The Supreme Court on Monday upheld the Delhi High Court’s decision granting Amazon Technologies Inc. an unconditional stay on the execution of a ₹336-crore money decree passed in favour of Lifestyle Equities, holding that the High Court had not erred in exercising its discretion.
A Bench of Justices J B Pardiwala and K V Viswanathan dismissed Lifestyle Equities’ appeal, observing that the Division Bench of the Delhi High Court “rightly found serious infirmities” in the proceedings before the Single Judge, including the absence of valid service of summons on Amazon and the lack of any sustainable finding of trademark infringement.
“It is necessary for us to observe that the Court’s jurisdiction over a respondent is founded on a valid service of summons. Without a valid service, the Court cannot acquire jurisdiction over the respondent,” the Bench said, emphasising that proper service of summons is essential to ensure due process.
The court clarified that while Order XLI Rule 5 of the Civil Procedure Code (CPC) empowers appellate courts to stay execution of a decree, such power must be exercised with caution and on sufficient cause being shown.
“Mere filing of an appeal against an order of execution shall not ipso facto operate as a stay of proceedings,” the judgment noted. “A stay can be granted only through a specific, reasoned order after proper application of mind.”
Exceptional case for unconditional stay
Upholding the High Court’s view that the case warranted an unconditional stay, the Supreme Court laid down broad parameters for such relief.
“For the grant of the benefit of an unconditional stay of execution of a decree, an exceptional case has to be made out. This discretion must not be exercised arbitrarily, but only sparingly and in view of the peculiar facts and attending circumstances,” Justice Pardiwala wrote.
The Bench said a case could be considered “exceptional” if the decree in question was “egregiously perverse, riddled with patent illegalities, or facially untenable.”
Findings against Lifestyle Equities
The court took note of the High Court’s detailed findings that the ex parte decree of February 2025, which awarded damages of ₹336 crore to Lifestyle Equities over alleged infringement of its Beverly Hills Polo Club mark, was passed without valid service of summons on Amazon.
“It is apparent that the learned Single Judge was in error in proceeding ex parte against Amazon Tech,” the Bench quoted from the High Court’s findings, noting that no summons was ever served on Amazon after 8 March 2021.
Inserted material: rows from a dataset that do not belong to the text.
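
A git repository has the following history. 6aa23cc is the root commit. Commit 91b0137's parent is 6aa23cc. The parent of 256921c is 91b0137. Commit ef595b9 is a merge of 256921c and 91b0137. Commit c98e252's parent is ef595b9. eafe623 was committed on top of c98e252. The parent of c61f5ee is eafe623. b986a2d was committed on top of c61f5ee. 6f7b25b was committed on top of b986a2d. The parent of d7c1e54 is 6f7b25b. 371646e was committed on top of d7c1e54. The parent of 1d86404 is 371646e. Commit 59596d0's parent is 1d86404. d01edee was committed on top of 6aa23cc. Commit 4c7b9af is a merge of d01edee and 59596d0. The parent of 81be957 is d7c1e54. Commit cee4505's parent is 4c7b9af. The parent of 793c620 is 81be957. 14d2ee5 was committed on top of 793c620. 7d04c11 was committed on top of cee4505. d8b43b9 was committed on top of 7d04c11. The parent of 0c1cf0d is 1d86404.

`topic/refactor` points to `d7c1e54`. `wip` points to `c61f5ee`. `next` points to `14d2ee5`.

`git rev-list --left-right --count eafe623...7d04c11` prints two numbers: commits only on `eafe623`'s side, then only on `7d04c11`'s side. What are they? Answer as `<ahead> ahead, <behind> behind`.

Reachable from eafe623: {256921c, 6aa23cc, 91b0137, c98e252, eafe623, ef595b9}.
Reachable from 7d04c11: {1d86404, 256921c, 371646e, 4c7b9af, 59596d0, 6aa23cc, 6f7b25b, 7d04c11, 91b0137, b986a2d, c61f5ee, c98e252, cee4505, d01edee, d7c1e54, eafe623, ef595b9}.
Only in eafe623's history (ahead): {} — 0.
Only in 7d04c11's history (behind): {1d86404, 371646e, 4c7b9af, 59596d0, 6f7b25b, 7d04c11, b986a2d, c61f5ee, cee4505, d01edee, d7c1e54} — 11.

0 ahead, 11 behind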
The Supreme Court also referred to the High Court’s observations that Lifestyle had inflated its damages claim from ₹2 crore to ₹3,780 crore “merely in written submissions after conclusion of arguments, without amending the plaint or serving a copy on Amazon.”
“The basis for the claim for damages is, at all costs, to be contained in the pleadings of the plaintiff. It cannot be reserved for evidence,” the Bench reiterated, citing the High Court’s finding that the trial court’s decree lacked any legal foundation.
The Division Bench of the High Court had found no sustainable finding of infringement by Amazon, holding that “allegations against Amazon were merely shots in the dark, without any knowledge of the actual state of affairs.”
Clarifying the law on stay of execution
The Supreme Court’s 73-page ruling also undertook a detailed analysis of Order XLI Rule 5 CPC, clarifying that while courts generally require a deposit of decretal amount before granting a stay of a money decree, it is not a mandatory precondition.
“A deposit is not a condition precedent for an order of stay,” the Bench held. “The appellate court has discretion to impose such a condition depending on the facts and circumstances of each case.”
The court concluded by directing that its judgment be circulated to all High Courts to ensure uniform application of the law on grant or refusal of stay under Order XLI CPC.
“We should not disturb the impugned judgment and order passed by the Division Bench of the High Court,” the Bench said. “The main appeal shall be decided on its own merits and without being influenced in any manner by any of the observations made herein.”